It’s no real news that ageing is changing our society in numerous ways – from simple things like product design (making smart phones for older eyes and fingers to use) to more generationally diverse workplaces.

Demographic change affects DB pension funds in particular. In combination with the prolonged period of low interest rates, it has already had a profound effect on their liabilities and investment practices.

Dutch life expectancy at age 65 is now 18.8 years and 21.2 years respectively for men and women, up from 14.0 and 16.4 years in 1980. The picture is nearly identical in the UK – 18.8 years for men and 21.1 for women in 2017-19.

Translated into asset and liability management, providing two decades of solid income is a prodigious task. In a scenario of rising rates, liabilities will decrease but the value of fixed-income portfolios will also decline. In a low-growth and continued low-rate scenario, attractive risk-adjusted yield remains scarce.

What can be expected as pension funds continue to push into private markets and alternative areas of fixed income? Here are five (probable) outcomes:

• Fee budgets will rise with a new balance of alternative asset classes, at least in the short term (a contentious topic covered by my colleague Carlo Svaluto Moreolo in this issue). In previous decades, legions of product sales staff earned handsome commissions from retirement savings pools – both institutional and retail. In an era of low returns, an important focus of regulators and investors has been to change the balance between costs (decreasing) and transparency (increasing).

An alternative pensions future

In listed markets, a move towards passive and near-passive investments in the past decade led to a panic, in some quarters at least, about the future of active management. Yet its demise has been overstated from a cross-asset-class perspective and anecdotal evidence has long suggested that good institutional investors value both passive and active approaches.

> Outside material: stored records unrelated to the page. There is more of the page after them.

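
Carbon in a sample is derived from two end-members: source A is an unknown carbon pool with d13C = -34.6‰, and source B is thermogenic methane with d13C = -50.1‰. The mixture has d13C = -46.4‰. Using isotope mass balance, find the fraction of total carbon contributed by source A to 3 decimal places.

δ_mix = f_A·δ_A + (1 − f_A)·δ_B  ⇒  f_A = (δ_mix − δ_B)/(δ_A − δ_B)
f_A = (-46.4 − (-50.1)) / (-34.6 − (-50.1))
f_A = 3.7 / 15.5 = 0.2387

0.239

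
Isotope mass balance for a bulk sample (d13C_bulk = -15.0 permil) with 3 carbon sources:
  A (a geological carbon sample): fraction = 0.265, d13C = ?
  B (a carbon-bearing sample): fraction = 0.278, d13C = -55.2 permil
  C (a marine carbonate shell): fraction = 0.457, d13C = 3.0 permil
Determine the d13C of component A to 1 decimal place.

-3.9 permil

Isotope mass balance: δ_bulk = Σ fᵢ·δᵢ.
-15.0 = 0.265×δ_A + 0.278×(-55.2) + 0.457×(3.0)
0.265·δ_A = -15.0 − (-13.975) = -1.025
δ_A = -1.025 / 0.265 = -3.87 permil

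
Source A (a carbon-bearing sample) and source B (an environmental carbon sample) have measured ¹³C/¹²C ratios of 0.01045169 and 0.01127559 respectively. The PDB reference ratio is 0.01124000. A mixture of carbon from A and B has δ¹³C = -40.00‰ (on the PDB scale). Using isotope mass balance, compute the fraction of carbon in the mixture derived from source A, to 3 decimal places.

δ_A = (0.01045169/0.01124000 − 1)×1000 = (0.929866 − 1)×1000 = -70.134‰
δ_B = (0.01127559/0.01124000 − 1)×1000 = (1.003166 − 1)×1000 = 3.166‰
f_A = (δ_mix − δ_B)/(δ_A − δ_B) = (-40.00 − (3.166))/(-70.134 − (3.166))
f_A = -43.166 / -73.301 = 0.5889

0.589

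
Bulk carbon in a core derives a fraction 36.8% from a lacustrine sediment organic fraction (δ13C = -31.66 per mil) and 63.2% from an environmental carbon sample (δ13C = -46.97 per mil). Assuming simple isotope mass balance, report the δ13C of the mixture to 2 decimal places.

-41.34 per mil

δ_mix = f_A·δ_A + f_B·δ_B
δ_mix = 0.368 × (-31.66) + 0.632 × (-46.97)
δ_mix = -11.651 + -29.685 = -41.336 per mil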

In private most markets, be they real estate credit, for instance, or private equity, there is, as yet, no credible alternative to active management. Willis Towers Watson is investigating a passive approach to private equity but with no clear strategy as yet. As things stand, stakeholders should be comfortable with a sensible balance of fees in private markets, which is not to say they should over pay.

• Some investors will overbid: the competitive nature of many illiquid investment strategies (a narrow pipeline of supply) and the trade off between the fixed cost of due diligence and the opportunity cost of an uncompetitive bid, means that foregoing some portion of future income by overbidding can still be an attractive course of action. If this resets the pricing benchmark upwards in a particular niche or asset class, then other investors may have to take it on the chin.

• Maturer portfolios take on a green tinge: equities are where the heavy lifting has been in ESG, particularly given the ability of large investors (often working together) to effect change at board level through their engagement and voting approaches. But many companies are decades away from achieving net-carbon zero. Look at portfolio carbon exposure through an LDI lens, however, and the picture changes. A tilt towards green yield-generating private markets assets on the one hand – think renewables – and increasing issuance of green government bonds on the other means a carbon-neutral target can be closer for mature retirement asset pools.

Pension funds will increasingly be able to use green government bonds in their LDI bucket in combination with a portfolio of illiquid alternatives in the return portion, with many of the underlying assets producing both cashflow and measurable impact against climate or other UN SDG goals.

• The shape of outsourcing is changing and investment organisations built to run cashflow-positive DB portfolios are looking less fit for purpose. This could prompt a rethink of in-house management and, indeed, it might spark a wave of outsourcing or consolidation among pension funds with smaller, less-flexible investment teams more focused on liquid markets. It can be hard even for quite sizeable investors to compete with very large international players like the Canadians.

• A limited rotation back to equities: longer, stable investment horizons together with better and more granular modelling of risk means mature pension funds may wish to take on more equity exposure if there is a shortage of viable yield-generating assets – particularly in the form of quality cashflow compounding equities, some of which (not coincidentally) also score highly on ESG metrics. 

Each of these developments would be significant in itself. Taken together they will have profound implications for retirement asset pools.